To measure the ROI of AI automation, baseline what the manual process costs you today (hours times loaded labor rate, plus lost revenue), total the one-time build cost and monthly run cost, then divide the annual savings by that total cost. A Microsoft-sponsored IDC study of 4,000+ leaders found businesses earn an average of $3.70 for every $1 invested in generative AI, with payback inside about 13 months.
Why most ROI numbers feel fuzzy
The headline stats are real, but they're averages. The same IDC study notes top-tier deployers see roughly $10 back per dollar, while Boston Consulting Group found many late movers struggle to measure any positive ROI at all. The gap isn't the technology, it's the math. If you never baselined the manual process, you have nothing to compare the automation against. So before you buy anything, you measure what the status quo already costs you.
The 5-step ROI framework
- 1. Baseline the manual cost. Count the hours your team spends on the task each month, multiply by a fully loaded labor rate, and add any revenue you lose to slow or missed work (for example, leads that never get a callback).

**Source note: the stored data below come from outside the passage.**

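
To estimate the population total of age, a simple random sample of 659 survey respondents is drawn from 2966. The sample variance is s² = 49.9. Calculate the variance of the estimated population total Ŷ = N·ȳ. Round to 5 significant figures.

518120

Var(Ŷ) = N²·Var(ȳ) = N²·(1 − n/N)·s²/n.
f = 659/2966 = 0.22218476; Var(ȳ) = 0.77781524·49.9/659 = 0.058896784.
Var(Ŷ) = 2966² · 0.058896784 = 518124.2.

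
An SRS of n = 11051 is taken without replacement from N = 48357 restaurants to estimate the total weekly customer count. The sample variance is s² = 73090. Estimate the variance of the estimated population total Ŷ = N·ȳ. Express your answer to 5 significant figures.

1.1931 × 10^10

Var(Ŷ) = N²·Var(ȳ) = N²·(1 − n/N)·s²/n.
f = 11051/48357 = 0.22852948; Var(ȳ) = 0.77147052·73090/11051 = 5.1024143.
Var(Ŷ) = 48357² · 5.1024143 = 1.1931483 × 10^10.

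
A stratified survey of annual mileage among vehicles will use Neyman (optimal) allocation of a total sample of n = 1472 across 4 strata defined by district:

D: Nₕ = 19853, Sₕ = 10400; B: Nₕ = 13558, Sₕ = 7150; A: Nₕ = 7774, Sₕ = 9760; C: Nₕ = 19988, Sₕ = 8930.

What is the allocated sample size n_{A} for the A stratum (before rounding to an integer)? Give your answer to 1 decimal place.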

- 2. Total the cost of the automation. Add the one-time build cost to the recurring monthly run cost (software, API usage, maintenance) to get a true annual cost of ownership.
- 3. Pick 2 to 4 metrics you can actually track. Hours saved, revenue recovered, error-rate reduction, and response time. Skip anything you can't pull a real number on.

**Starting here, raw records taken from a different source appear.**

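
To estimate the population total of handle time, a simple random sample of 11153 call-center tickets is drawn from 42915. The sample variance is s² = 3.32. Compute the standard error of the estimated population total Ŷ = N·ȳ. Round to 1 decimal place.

637.0

Var(Ŷ) = N²·Var(ȳ) = N²·(1 − n/N)·s²/n.
f = 11153/42915 = 0.25988582; Var(ȳ) = 0.74011418·3.32/11153 = 2.2031553 × 10^-4.
Var(Ŷ) = 42915² · (2.2031553 × 10^-4) = 405754.5.
SE(Ŷ) = √(405754.5) = 637.0.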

- 4. Calculate ROI and payback. ROI = (annual gain minus annual cost) divided by annual cost. Payback (in months) = total build cost divided by monthly savings.

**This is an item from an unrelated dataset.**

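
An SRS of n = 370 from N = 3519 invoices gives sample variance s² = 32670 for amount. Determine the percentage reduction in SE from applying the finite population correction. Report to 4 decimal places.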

- 5. Re-measure after 90 days. Compare live numbers against your baseline, not against the vendor's promise. Adjust scope where the math underperforms.
Metrics worth tracking
| Metric | How to measure |
|---|---|
| Hours saved per week | Time on the task before automation minus time after. The St. Louis Fed found 33.5% of daily generative AI users saved 4+ hours a week. |
| Revenue recovered | Extra deals closed or leads saved (e.g. after-hours calls answered) times your average deal value. |
| Cost reduction | Loaded labor cost of the manual process minus the automation's annual run cost. |
| Payback period | Total build cost divided by monthly savings. IDC/Microsoft put the average GenAI payback near 13 months. |
| Error / rework rate | Mistakes or do-overs before automation minus after, times the cost to fix each one. |
A quick worked example
Say a missed-call problem costs a contractor 10 leads a month at a $1,500 average job. Recover even a third of those and that's roughly $5,000 a month in revenue the automation makes possible. Against a $4,000 build and $300/month to run, the build pays for itself before the second month, and the first-year ROI clears that $3.70-per-dollar benchmark several times over. Your real numbers will differ, which is exactly why you measure your own baseline first.